Swedish telecom equipment firm Ericsson has extended its U.S. patent battle with Apple to Europe, filing lawsuits in Germany, Britain, and the Netherlands over technology license payments.
Ericsson said it had offered to enter into arbitration with Apple to reach a global licensing agreement for its patents, but that offer had now expired.
“Apple continues to profit from Ericsson’s technology without having a valid license in place,” said Kasim Alfalahi, Chief Intellectual Property Officer at Ericsson, adding, “Our technology is used in many features and functionality of today’s communication devices. We are confident the courts in Germany, the UK and the Netherlands will be able to help us resolve this matter in a fair manner.”

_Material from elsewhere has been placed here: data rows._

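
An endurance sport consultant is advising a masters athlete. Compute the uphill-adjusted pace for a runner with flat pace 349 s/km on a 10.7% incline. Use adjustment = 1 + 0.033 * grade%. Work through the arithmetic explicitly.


Adjustment factor = 1 + 0.033 * 10.7 = 1.3531
Grade-adjusted pace = 349 * 1.3531 = 472.23 s/km

472.23 s/km


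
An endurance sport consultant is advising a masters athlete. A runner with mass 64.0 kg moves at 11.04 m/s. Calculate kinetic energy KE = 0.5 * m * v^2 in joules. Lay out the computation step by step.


v^2 = 11.04^2 = 121.8816
KE = 0.5 * 64.0 * 121.8816
= 3900.21 J

3900.21 J


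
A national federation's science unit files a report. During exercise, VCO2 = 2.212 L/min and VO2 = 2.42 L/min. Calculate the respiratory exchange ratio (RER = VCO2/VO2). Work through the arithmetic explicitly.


RER = VCO2 / VO2
= 2.212 / 2.42
= 0.914

0.914


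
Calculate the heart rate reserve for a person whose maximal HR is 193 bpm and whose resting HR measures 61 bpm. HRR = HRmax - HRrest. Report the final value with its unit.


HRmax = 193 bpm
HRrest = 61 bpm
HRR = 193 - 61 = 132 bpm

132 bpm


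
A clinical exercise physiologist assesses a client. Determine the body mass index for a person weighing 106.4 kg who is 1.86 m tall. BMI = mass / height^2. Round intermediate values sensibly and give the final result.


BMI = mass / height^2
= 106.4 / 1.86^2
= 106.4 / 3.4596
= 30.76 kg/m^2

30.76 kg/m^2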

The suits relate to 2G and 4G/LTE mobile communication standards and non-standardized technology.
An Apple spokeswoman declined to comment on the action, instead referring Reuters to its statement from January: “Unfortunately, we have not been able to agree with Ericsson on a fair rate for their patents so, as a last resort, we are asking the courts for help,” reads part of that statement.
In March, the United States International Trade Commission (ITC) agreed to investigate claims that Apple’s iPhone and iPad has infringed on a number of Ericsson’s cellular technology patents.
If Ericsson’s wins in court, Apple would be required to pay it between 2-6 billion Swedish crowns ($240-725 million) annually, analysts said.